In less than an hour I got the explanation as well as the fix:
All should be reachable again. There’s a loop I can’t clear amongst some [telecom-owned] routers in the main data center. I’ve superseded it with two /27s until they clear it.
And it pings fine now:
> ping 10.91.12.14 PING 10.91.12.14 (10.91.12.14) 56(84) bytes of data. 64 bytes from 10.91.12.14: icmp_seq=1 ttl=125 time=46.2 ms 64 bytes from 10.91.12.14: icmp_seq=2 ttl=125 time=40.1 ms 64 bytes from 10.91.12.14: icmp_seq=3 ttl=125 time=23.1 ms --- 10.91.12.14 ping statistics --- 3 packets transmitted, 3 received, 0% packet loss, time 2000ms rtt min/avg/max/mdev = 23.114/36.502/46.275/9.796 ms |
And Shake says the updates came in.
Case closed!
Conclusion
Why wasn’t the problem more obvious to us from the very beginning?
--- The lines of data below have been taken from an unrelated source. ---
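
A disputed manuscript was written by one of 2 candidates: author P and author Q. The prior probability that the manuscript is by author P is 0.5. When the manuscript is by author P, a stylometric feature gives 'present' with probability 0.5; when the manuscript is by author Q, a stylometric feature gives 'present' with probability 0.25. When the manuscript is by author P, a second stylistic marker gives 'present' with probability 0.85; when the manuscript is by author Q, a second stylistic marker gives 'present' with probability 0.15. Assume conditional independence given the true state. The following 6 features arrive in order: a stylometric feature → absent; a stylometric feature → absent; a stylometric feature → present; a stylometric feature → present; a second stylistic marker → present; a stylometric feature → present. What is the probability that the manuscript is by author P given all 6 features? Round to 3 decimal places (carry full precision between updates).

Apply Bayes' rule sequentially, carrying P(author P) forward.
After a stylometric feature='absent': P(author P) = 0.5·0.5000 / (0.5·0.5000 + 0.75·0.5000) ≈ 0.4000
After a stylometric feature='absent': P(author P) = 0.5·0.4000 / (0.5·0.4000 + 0.75·0.6000) ≈ 0.3077
After a stylometric feature='present': P(author P) = 0.5·0.3077 / (0.5·0.3077 + 0.25·0.6923) ≈ 0.4706
After a stylometric feature='present': P(author P) = 0.5·0.4706 / (0.5·0.4706 + 0.25·0.5294) ≈ 0.6400
After a second stylistic marker='present': P(author P) = 0.85·0.6400 / (0.85·0.6400 + 0.15·0.3600) ≈ 0.9097
After a stylometric feature='present': P(author P) = 0.5·0.9097 / (0.5·0.9097 + 0.25·0.0903) ≈ 0.9527

0.953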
Well, if the admin who said nfuz01 couldn’t reach Etrust had tried to log in nfuz01 through the normal Remote Desktop mechanism – and of course failed – then we might have drilled down into a networking cause more quickly. But nfuz01 is a VM and he must have been logged on via VMWare Virtual Center and so he hadn’t noticed that basically the server couldn’t reach anywhere in our main data center. It is also an obscure server (remember that I had no recall about it?) so no one really noticed that it was effectivley out-of-business.